I know that "grips" and "loops" are a concept that is expressed within MBTI and pretty much discarded within the realm of Socionics (Model A), but in Model G, there is a DCNH system (Dominant, Creative, Normalising, Harmonising) in place that may explain how people of different types act so differently, yet are the same time (per-se). 

You can check out a resource page here (if you're interested in knowing more and going in-depth on the theory itself)* 

*Although the theory in itself needs more work, I think that in some circumstances it can highlight type differences well, but it can also fall back on itself and become redundant in the sense that people are using it wrongly (i.e. to try and force explain themselves into a type that doesn't fit them at all).

This is just a thought that I had, but I'm interested to hear your opinions on it.


----------



## ISuckAtTypingMyself (Dec 6, 2021)

you should stick to one Theory when trying to type people, we can type as differents personality types, it's just matters which theory are you using,

In socionics i'm ENFJ Ni -2 in Model A, in model G im EIE-Creative
In objective Personality i'm ESTJ - Ne
MBTI i'm ENFP/ENTP still trying to figure it out.

Grips Do Exist in Model G but they don't in Model A


----------



## Hachitarou (Aug 6, 2021)

Max said:


> I know that "grips" and "loops" are a concept that is expressed within MBTI and pretty much discarded within the realm of Socionics (Model A), but in Model G, there is a DCNH system (Dominant, Creative, Normalising, Harmonising) in place that may explain how people of different types act so differently, yet are the same time (per-se).
> 
> You can check out a resource page here (if you're interested in knowing more and going in-depth on the theory itself)*
> 
> ...


The fact is, anyone can have unhealthy phases and it doesn't matter as for theories to "express" it. And despite Borisova emphasizes the usage of each block for the DCNH incorrectly, it might still be applicable.

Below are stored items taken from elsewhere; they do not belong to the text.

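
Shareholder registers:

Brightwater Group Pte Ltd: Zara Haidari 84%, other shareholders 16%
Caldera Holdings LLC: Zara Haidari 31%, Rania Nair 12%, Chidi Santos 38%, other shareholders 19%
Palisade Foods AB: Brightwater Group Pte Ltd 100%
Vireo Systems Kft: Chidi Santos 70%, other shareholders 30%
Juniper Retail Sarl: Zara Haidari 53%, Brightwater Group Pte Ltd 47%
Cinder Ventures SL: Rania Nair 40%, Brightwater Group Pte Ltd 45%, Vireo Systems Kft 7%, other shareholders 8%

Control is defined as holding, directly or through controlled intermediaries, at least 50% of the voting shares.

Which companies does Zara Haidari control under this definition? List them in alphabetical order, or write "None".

Brightwater Group Pte Ltd, Juniper Retail Sarl, Palisade Foods AB

Zara holds 84% of Brightwater, so Zara controls Brightwater.
Brightwater holds 100% of Palisade, so Zara controls Palisade.
Zara and Brightwater together hold 53% + 47% = 100% of Juniper, so Zara controls Juniper.
No other company's threshold is met.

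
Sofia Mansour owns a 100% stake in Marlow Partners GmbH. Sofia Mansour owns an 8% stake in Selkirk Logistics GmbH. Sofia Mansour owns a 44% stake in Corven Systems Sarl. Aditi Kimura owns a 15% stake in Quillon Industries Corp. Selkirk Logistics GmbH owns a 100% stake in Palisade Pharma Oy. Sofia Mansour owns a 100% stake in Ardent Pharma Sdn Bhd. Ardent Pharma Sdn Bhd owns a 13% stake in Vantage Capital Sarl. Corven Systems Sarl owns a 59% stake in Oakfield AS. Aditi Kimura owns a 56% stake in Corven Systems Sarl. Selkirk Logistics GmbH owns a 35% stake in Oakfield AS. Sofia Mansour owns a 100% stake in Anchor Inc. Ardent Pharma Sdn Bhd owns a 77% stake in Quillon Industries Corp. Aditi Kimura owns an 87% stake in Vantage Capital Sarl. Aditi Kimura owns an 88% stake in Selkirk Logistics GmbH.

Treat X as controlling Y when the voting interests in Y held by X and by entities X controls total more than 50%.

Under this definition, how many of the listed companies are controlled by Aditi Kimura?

Aditi holds 56% of Corven, so Aditi controls Corven.
Aditi holds 88% of Selkirk, so Aditi controls Selkirk.
Corven and Selkirk together hold 59% + 35% = 94% of Oakfield, so Aditi controls Oakfield.
Selkirk holds 100% of Palisade, so Aditi controls Palisade.
Aditi holds 87% of Vantage, so Aditi controls Vantage.
No other company's threshold is met.
Aditi controls 5 companies.

5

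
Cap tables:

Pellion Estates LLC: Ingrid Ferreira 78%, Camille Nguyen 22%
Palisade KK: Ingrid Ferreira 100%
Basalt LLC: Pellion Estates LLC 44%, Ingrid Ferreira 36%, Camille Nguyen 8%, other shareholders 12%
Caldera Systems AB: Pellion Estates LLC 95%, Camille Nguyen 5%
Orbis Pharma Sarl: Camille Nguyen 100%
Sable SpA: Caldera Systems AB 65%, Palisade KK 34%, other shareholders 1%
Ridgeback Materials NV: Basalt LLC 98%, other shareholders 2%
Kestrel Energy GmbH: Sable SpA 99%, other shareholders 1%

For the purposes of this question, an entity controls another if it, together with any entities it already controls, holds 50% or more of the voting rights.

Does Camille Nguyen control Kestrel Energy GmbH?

Camille holds 100% of Orbis, so Camille controls Orbis.
Neither Camille nor any entity Camille controls holds any voting interest in Kestrel.
So Camille does not control Kestrel.

No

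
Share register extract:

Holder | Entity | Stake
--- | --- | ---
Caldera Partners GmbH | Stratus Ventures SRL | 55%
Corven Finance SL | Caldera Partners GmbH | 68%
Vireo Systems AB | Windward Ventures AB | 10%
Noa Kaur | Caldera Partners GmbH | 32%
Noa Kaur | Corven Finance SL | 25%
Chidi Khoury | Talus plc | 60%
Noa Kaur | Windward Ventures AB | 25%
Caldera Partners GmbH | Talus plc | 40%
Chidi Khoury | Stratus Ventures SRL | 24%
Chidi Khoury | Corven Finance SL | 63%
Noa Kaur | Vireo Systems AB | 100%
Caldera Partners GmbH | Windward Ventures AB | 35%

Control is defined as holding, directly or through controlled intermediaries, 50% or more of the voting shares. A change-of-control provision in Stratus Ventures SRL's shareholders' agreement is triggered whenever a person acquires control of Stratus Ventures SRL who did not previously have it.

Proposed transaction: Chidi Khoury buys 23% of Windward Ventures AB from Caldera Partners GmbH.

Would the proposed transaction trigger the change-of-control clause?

The purchase adds only to Chidi's holdings (Caldera's stake shrinks), so Chidi is the only person who could newly come to control Stratus.
Chidi holds 63% of Corven, so Chidi controls Corven.
Corven holds 68% of Caldera, so Chidi controls Caldera.
Caldera and Chidi together hold 55% + 24% = 79% of Stratus, so Chidi controls Stratus.
So Chidi already controls Stratus before the transaction.
After the purchase, Chidi holds 23% of Windward directly, and Caldera's stake falls to 12%.
Chidi controlled Stratus already, so this is not a new person acquiring control; every other person's position is unchanged or reduced.
No new person acquires control, so the clause is not triggered.

No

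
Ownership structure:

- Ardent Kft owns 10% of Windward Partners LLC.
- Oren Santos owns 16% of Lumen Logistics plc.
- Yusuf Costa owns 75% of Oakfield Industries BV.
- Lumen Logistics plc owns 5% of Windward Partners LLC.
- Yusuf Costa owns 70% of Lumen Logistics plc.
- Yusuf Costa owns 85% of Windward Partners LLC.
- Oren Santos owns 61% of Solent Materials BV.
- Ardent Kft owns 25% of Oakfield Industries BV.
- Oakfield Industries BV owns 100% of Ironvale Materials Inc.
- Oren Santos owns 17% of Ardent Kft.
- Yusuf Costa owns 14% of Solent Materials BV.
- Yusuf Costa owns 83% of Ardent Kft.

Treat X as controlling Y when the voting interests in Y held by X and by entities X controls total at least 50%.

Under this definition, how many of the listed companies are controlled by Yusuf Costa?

5

Yusuf holds 70% of Lumen, so Yusuf controls Lumen.
Yusuf holds 83% of Ardent, so Yusuf controls Ardent.
Lumen and Yusuf and Ardent together hold 5% + 85% + 10% = 100% of Windward, so Yusuf controls Windward.
Ardent and Yusuf together hold 25% + 75% = 100% of Oakfield, so Yusuf controls Oakfield.
Oakfield holds 100% of Ironvale, so Yusuf controls Ironvale.
No other company's threshold is met.
Yusuf controls 5 companies.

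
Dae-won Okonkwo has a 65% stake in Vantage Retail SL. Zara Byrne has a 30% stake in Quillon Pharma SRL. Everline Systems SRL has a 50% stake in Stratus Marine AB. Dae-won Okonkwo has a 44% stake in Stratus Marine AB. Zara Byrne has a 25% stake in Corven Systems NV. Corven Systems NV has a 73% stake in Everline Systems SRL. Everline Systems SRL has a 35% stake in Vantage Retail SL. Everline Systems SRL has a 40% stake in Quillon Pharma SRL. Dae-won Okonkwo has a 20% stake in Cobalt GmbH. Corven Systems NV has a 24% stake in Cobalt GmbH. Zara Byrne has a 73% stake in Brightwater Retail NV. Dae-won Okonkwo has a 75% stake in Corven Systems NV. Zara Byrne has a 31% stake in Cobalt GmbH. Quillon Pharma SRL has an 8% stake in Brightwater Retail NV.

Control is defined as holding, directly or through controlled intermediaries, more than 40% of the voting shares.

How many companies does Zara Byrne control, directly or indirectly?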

So, I'm open towards these theories if there is any coherent interpretation of mechanism.


----------



## DeadOutsidex (Aug 13, 2021)

x


----------



## tarmonk (Nov 21, 2017)

I wouldn't buy that idea regardless of the concrete theory - just doesn't seem how our minds actually work and why they should suddenly make such turn?  If observed carefully, in case of being out of our natural element, mind seems to stick even more to dom/aux or even mostly dom only and rely less on supportive roles - at least from my experiences.


----------



## Scoobyscoob (Sep 4, 2016)

"Grips" don't really exist in MBTI either. It's simply a way to explain when someone of a certain type may be behaving in a strange way and how that still doesn't change what their type is.

For the most part, Socionics doesn't try to tie itself in to modern day Western psychology because well, it wasn't developed in the West, so why would Socionics people want to when it doesn't really add anything to their theory.

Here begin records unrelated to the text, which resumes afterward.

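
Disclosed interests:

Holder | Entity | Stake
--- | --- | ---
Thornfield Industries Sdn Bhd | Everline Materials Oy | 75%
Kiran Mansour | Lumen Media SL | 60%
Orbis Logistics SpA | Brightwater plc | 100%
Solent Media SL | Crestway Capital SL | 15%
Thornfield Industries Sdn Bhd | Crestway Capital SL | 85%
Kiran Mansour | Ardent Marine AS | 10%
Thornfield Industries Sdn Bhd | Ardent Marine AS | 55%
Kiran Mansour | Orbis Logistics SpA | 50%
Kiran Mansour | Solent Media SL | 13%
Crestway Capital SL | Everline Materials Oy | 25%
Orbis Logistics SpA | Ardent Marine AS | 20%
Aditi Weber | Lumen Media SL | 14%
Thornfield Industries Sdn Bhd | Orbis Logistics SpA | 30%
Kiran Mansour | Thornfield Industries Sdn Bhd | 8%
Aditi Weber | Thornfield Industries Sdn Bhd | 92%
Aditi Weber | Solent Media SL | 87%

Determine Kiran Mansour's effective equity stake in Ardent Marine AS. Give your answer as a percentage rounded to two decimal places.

24.88%

Kiran reaches Ardent along 4 paths.
Via Thornfield: 8% × 55% = 4.4%.
Via Orbis: 50% × 20% = 10%.
Via Thornfield → Orbis: 8% × 30% × 20% = 0.48%.
Direct stake: 10% = 10%.
Total: 4.4% + 10% + 0.48% + 10% = 24.88%.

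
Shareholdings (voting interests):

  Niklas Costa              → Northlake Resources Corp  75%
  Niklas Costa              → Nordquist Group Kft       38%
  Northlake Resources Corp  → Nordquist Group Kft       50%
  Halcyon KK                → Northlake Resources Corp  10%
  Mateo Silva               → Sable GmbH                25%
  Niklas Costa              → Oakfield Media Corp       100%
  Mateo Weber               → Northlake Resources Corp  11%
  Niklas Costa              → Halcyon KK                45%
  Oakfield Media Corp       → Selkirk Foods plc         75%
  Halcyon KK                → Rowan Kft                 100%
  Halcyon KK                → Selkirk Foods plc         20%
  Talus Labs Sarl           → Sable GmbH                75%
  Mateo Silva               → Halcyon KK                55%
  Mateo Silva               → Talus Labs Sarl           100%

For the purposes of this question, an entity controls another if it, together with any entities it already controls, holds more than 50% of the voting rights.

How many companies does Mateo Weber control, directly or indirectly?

0

Mateo Weber's largest direct stake is 11% in Northlake, which does not meet the threshold.
Mateo Weber controls 0 companies.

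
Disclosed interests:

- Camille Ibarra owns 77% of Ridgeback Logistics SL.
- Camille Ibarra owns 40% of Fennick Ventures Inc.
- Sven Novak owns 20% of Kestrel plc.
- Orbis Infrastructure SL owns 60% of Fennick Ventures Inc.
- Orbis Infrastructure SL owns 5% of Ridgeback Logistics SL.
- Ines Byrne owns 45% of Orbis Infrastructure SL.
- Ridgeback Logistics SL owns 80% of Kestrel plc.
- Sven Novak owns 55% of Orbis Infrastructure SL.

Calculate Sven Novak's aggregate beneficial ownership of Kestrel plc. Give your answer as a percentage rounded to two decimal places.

22.20%

Sven reaches Kestrel along 2 paths.
Direct stake: 20% = 20%.
Via Orbis → Ridgeback: 55% × 5% × 80% = 2.2%.
Total: 20% + 2.2% = 22.2%.
Rounded: 22.20%.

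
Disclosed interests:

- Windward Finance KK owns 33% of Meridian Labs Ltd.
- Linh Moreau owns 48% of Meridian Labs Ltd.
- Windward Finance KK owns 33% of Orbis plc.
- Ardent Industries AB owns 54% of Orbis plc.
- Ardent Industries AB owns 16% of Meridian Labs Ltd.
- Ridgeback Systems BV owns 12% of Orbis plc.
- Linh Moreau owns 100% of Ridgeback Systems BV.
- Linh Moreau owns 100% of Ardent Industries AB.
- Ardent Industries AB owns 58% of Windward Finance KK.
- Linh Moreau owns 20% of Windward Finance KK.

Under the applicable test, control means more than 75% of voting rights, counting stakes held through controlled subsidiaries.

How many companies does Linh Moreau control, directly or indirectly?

Linh holds 100% of Ardent, so Linh controls Ardent.
Ardent and Linh together hold 58% + 20% = 78% of Windward, so Linh controls Windward.
Linh holds 100% of Ridgeback, so Linh controls Ridgeback.
Windward and Ardent and Linh together hold 33% + 16% + 48% = 97% of Meridian, so Linh controls Meridian.
Windward and Ardent and Ridgeback together hold 33% + 54% + 12% = 99% of Orbis, so Linh controls Orbis.
Linh controls 5 companies.

5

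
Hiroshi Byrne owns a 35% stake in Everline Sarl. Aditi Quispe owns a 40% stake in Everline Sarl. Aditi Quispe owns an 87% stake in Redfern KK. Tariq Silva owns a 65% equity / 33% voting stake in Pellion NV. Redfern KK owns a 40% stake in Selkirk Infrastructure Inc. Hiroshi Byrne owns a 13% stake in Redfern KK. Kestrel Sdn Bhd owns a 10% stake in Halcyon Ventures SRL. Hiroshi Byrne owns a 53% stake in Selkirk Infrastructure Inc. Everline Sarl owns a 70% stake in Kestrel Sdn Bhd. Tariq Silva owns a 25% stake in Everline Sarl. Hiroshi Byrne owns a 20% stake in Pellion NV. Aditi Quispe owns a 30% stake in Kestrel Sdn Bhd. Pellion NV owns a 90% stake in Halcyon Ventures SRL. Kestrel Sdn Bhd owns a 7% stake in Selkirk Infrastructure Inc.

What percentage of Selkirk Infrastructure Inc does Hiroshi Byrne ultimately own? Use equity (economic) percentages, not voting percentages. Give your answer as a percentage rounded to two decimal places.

Hiroshi reaches Selkirk along 3 paths.
Via Redfern: 13% × 40% = 5.2%.
Via Everline → Kestrel: 35% × 70% × 7% = 1.715%.
Direct stake: 53% = 53%.
Total: 5.2% + 1.715% + 53% = 59.915%.
Rounded: 59.92%.

59.92%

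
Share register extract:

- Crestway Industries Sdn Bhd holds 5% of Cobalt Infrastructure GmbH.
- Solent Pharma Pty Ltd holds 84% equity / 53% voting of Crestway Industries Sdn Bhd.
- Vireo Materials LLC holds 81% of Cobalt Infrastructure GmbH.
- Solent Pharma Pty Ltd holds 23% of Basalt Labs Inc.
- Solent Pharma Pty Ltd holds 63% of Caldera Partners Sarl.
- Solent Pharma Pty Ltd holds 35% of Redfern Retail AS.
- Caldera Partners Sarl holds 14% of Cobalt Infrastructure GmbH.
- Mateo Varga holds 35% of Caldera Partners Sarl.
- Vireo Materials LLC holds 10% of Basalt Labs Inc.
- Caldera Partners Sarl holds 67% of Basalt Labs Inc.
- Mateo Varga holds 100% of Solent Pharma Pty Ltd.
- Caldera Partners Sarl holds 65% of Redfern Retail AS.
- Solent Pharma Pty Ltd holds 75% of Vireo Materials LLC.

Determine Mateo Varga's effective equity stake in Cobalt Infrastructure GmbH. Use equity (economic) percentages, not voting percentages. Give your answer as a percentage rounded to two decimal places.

78.67%

Mateo reaches Cobalt along 4 paths.
Via Solent → Vireo: 100% × 75% × 81% = 60.75%.
Via Solent → Crestway: 100% × 84% × 5% = 4.2%.
Via Caldera: 35% × 14% = 4.9%.
Via Solent → Caldera: 100% × 63% × 14% = 8.82%.
Total: 60.75% + 4.2% + 4.9% + 8.82% = 78.67%.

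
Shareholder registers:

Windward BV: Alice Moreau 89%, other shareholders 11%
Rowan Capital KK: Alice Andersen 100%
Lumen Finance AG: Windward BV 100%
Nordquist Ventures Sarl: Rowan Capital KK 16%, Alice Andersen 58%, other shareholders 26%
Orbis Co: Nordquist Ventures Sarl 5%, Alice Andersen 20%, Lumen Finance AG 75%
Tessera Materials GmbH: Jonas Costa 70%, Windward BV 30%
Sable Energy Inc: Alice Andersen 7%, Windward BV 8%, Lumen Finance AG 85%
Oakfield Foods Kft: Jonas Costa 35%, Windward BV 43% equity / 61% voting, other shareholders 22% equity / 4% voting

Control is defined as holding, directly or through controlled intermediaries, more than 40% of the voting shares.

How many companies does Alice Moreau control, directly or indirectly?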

For the most part though, the older I get, the less stock I put into Socionics, at least the intertype relationships part. I mean, I still think duality is the best intertype, along with identicals, activity pairs and mirrors, but there are so many other much more relevant factors as to why two duals might be very incompatible with one another and why you might be better off with one of the "less ideal" pairings than with your dual. For non-romantic relationships and friendships, it's probably much easier though.

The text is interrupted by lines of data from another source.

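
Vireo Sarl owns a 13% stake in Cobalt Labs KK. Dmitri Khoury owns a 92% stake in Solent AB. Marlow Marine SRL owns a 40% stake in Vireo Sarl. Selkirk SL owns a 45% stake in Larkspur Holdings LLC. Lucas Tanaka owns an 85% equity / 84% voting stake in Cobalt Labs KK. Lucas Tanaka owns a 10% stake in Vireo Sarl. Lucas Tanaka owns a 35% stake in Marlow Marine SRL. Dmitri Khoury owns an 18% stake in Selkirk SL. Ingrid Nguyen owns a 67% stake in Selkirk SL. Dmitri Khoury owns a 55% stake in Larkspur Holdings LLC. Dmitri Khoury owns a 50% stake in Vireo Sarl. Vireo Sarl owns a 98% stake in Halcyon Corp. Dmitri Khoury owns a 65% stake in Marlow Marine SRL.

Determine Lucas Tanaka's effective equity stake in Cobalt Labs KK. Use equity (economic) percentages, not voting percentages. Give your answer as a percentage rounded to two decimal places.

88.12%

Lucas reaches Cobalt along 3 paths.
Direct stake: 85% = 85%.
Via Vireo: 10% × 13% = 1.3%.
Via Marlow → Vireo: 35% × 40% × 13% = 1.82%.
Total: 85% + 1.3% + 1.82% = 88.12%.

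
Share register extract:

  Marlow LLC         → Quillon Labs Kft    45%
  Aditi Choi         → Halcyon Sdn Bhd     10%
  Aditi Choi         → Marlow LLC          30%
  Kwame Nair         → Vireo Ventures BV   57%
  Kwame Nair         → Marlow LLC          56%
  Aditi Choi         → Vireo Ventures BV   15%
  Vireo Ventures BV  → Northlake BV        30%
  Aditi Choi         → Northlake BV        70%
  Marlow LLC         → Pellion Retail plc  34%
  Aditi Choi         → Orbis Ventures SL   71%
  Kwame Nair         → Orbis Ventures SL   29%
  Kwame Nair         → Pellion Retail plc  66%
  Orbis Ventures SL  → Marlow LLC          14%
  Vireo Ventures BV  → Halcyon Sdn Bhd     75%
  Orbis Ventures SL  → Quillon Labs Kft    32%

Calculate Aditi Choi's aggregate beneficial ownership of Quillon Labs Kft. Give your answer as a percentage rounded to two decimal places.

Aditi reaches Quillon along 3 paths.
Via Marlow: 30% × 45% = 13.5%.
Via Orbis → Marlow: 71% × 14% × 45% = 4.473%.
Via Orbis: 71% × 32% = 22.72%.
Total: 13.5% + 4.473% + 22.72% = 40.693%.
Rounded: 40.69%.

40.69%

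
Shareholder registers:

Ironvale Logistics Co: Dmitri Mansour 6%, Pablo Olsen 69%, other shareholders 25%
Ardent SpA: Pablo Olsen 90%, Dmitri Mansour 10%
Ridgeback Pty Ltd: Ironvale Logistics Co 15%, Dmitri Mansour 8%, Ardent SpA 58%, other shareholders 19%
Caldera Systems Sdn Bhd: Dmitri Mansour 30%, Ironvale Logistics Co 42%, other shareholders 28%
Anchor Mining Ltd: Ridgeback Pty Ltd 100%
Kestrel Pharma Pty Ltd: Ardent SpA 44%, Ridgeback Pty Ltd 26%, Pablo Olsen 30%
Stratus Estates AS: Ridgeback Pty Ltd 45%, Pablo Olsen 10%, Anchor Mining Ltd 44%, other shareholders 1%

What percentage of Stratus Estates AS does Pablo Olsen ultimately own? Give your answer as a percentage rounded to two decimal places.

65.67%

Pablo reaches Stratus along 5 paths.
Via Ironvale → Ridgeback: 69% × 15% × 45% = 4.6575%.
Via Ardent → Ridgeback: 90% × 58% × 45% = 23.49%.
Direct stake: 10% = 10%.
Via Ironvale → Ridgeback → Anchor: 69% × 15% × 100% × 44% = 4.554%.
Via Ardent → Ridgeback → Anchor: 90% × 58% × 100% × 44% = 22.968%.
Total: 4.6575% + 23.49% + 10% + 4.554% + 22.968% = 65.6695%.
Rounded: 65.67%.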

If you are very compatible with your dual(attraction, sexual, emotional, societal, etc.) and don't live in an environment where jealous people will try to tear you two apart, then I'm sure it's great. Most of us aren't that... lucky though.


----------



## Ahmet Çınar (10 mo ago)

ISuckAtTypingMyself said:


> you should stick to one Theory when trying to type people, we can type as differents personality types, it's just matters which theory are you using,
> 
> In socionics i'm ENFJ Ni -2 in Model A, in model G im EIE-Creative
> In objective Personality i'm ESTJ - Ne
> ...


You are probably mistyped. ESTJ ENFP EIE Ni? No bruh. No offense but did you just go in every description and say oh that's totally me to every positive thing that those types have.


----------